Patients in the UTT survived for longer period of time than patients enrolled in the differed treatment program. As the universal test and treat program makes patients to get medical support in the early stages of infection the response to treatment will be obviously better [7,8,9]. Meanwhile, early treatment and prophylaxis prevents the development of fatal opportunistic infections. So that the survival of patients in the test and treat program is longer [2, 3]. Also previous studies reported that early presentation and medical care increases the survival of patients [14,15,16,17,18]. It has to be noted that patients who were enrolled under differed program were not followed until their CD4 count or WHO stage make them eligible to be enrolled for treatment. However patients on UTT program were enrolled for treatment soon after diagnosis, hence these time lapses between diagnosis and enrolment for treatment would have an impact on survival time differences.
The probability of survival at the end of 2 years of follow up is higher than the findings of previous studies conducted elsewhere [15, 17,18,19]. This is due to the effect of the universal test and treat program included in our study, which increases the survival of patients [16, 19]. On the other hand, the cumulative incidence of mortality was significantly higher among patients enrolled in differed treatment programs compared to patients enrolled in UTT program. This can be explained by increased risk of opportunistic infections, treatment failure and drug side effects which are more common in the differed treatment arm [15,16,17,18].
During the follow up period 48 (9.6%) patients died. Lower rate of death was observed in the UTT cohort. The proportion of death in our case is lower than many other studies [17, 20, 28]. There are also other recent researches that have reported a lower AIDS related death rate in Ethiopia [29,30,31,32]. This could be partly attributed to the effects of UTT program implementation in Ethiopia.
Change in treatment regimen, patient condition during admission, program organization, residence and multitude of other factors significantly contribute for the difference in survival rate. With all this benefits early initiation of treatment with UTT program reduced mortality [17, 28]. Generally, in Ethiopia it was noted from WHO reports and previous studies that the success rate was higher in both of HIV treatment programs but more positive outcomes are found on UTT program [1, 2, 28].
In line with finding of this study, many other model based researches have reported that UTT program will reduce mortality [16, 17, 31]. We hazard of death in CD4 based enrolled individuals was 4 times higher than those who enrolled in UTT program. This is in line with other studies [25,26,27, 33]. This could be due to the fact that UTT program clients are enrolled for treatment soon after diagnosis when many of them are at higher CD4 count and better overall health conditions [17, 26]. This could result in low prevalence of co-infection, low probability of drug interaction and side effects and overall better compliance. Owing to the aforementioned positive attributes of UTT program the hazard of mortality has reduced.

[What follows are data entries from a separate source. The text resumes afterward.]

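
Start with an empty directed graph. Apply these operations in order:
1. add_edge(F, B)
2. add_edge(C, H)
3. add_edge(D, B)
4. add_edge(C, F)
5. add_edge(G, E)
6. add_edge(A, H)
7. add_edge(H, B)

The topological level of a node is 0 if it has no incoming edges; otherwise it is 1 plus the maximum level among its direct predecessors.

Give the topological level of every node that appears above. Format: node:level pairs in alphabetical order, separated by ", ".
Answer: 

Answer: A:0, B:2, C:0, D:0, E:1, F:1, G:0, H:1

Derivation:
Op 1: add_edge(F, B). Edges now: 1
Op 2: add_edge(C, H). Edges now: 2
Op 3: add_edge(D, B). Edges now: 3
Op 4: add_edge(C, F). Edges now: 4
Op 5: add_edge(G, E). Edges now: 5
Op 6: add_edge(A, H). Edges now: 6
Op 7: add_edge(H, B). Edges now: 7
Compute levels (Kahn BFS):
  sources (in-degree 0): A, C, D, G
  process A: level=0
    A->H: in-degree(H)=1, level(H)>=1
  process C: level=0
    C->F: in-degree(F)=0, level(F)=1, enqueue
    C->H: in-degree(H)=0, level(H)=1, enqueue
  process D: level=0
    D->B: in-degree(B)=2, level(B)>=1
  process G: level=0
    G->E: in-degree(E)=0, level(E)=1, enqueue
  process F: level=1
    F->B: in-degree(B)=1, level(B)>=2
  process H: level=1
    H->B: in-degree(B)=0, level(B)=2, enqueue
  process E: level=1
  process B: level=2
All levels: A:0, B:2, C:0, D:0, E:1, F:1, G:0, H:1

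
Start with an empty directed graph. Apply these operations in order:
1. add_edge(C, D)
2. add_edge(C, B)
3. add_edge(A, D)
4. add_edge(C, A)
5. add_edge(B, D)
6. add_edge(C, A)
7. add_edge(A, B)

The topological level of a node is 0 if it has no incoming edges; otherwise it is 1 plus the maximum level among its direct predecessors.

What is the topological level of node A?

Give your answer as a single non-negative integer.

Answer: 1

Derivation:
Op 1: add_edge(C, D). Edges now: 1
Op 2: add_edge(C, B). Edges now: 2
Op 3: add_edge(A, D). Edges now: 3
Op 4: add_edge(C, A). Edges now: 4
Op 5: add_edge(B, D). Edges now: 5
Op 6: add_edge(C, A) (duplicate, no change). Edges now: 5
Op 7: add_edge(A, B). Edges now: 6
Compute levels (Kahn BFS):
  sources (in-degree 0): C
  process C: level=0
    C->A: in-degree(A)=0, level(A)=1, enqueue
    C->B: in-degree(B)=1, level(B)>=1
    C->D: in-degree(D)=2, level(D)>=1
  process A: level=1
    A->B: in-degree(B)=0, level(B)=2, enqueue
    A->D: in-degree(D)=1, level(D)>=2
  process B: level=2
    B->D: in-degree(D)=0, level(D)=3, enqueue
  process D: level=3
All levels: A:1, B:2, C:0, D:3
level(A) = 1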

Patients living in rural setups were two and half times more likely to die than urban resident patients. This may be due to better drug adherence, accessibility of service, and knowledge difference. Likewise, patients who have developed treatment failure were four times more likely to die than their counter parts. In many researches it was reported that treatment failure is a strong marker of mortality while up on treatment [3, 15, 17]. This may be due to increased viral load and development of secondary infections [22, 33].
Similarly, the risk of death in patients who developed new OIs was 3.66 (95% CI [2.4–5.6], p value < 0.001) times higher than those who did not develop new OIs. Also the increment of base line CD4 count by one unit reduces the probability of death by 0.4%. On the other hand the likely hood of mortality was increased by 5% as age increased by a year.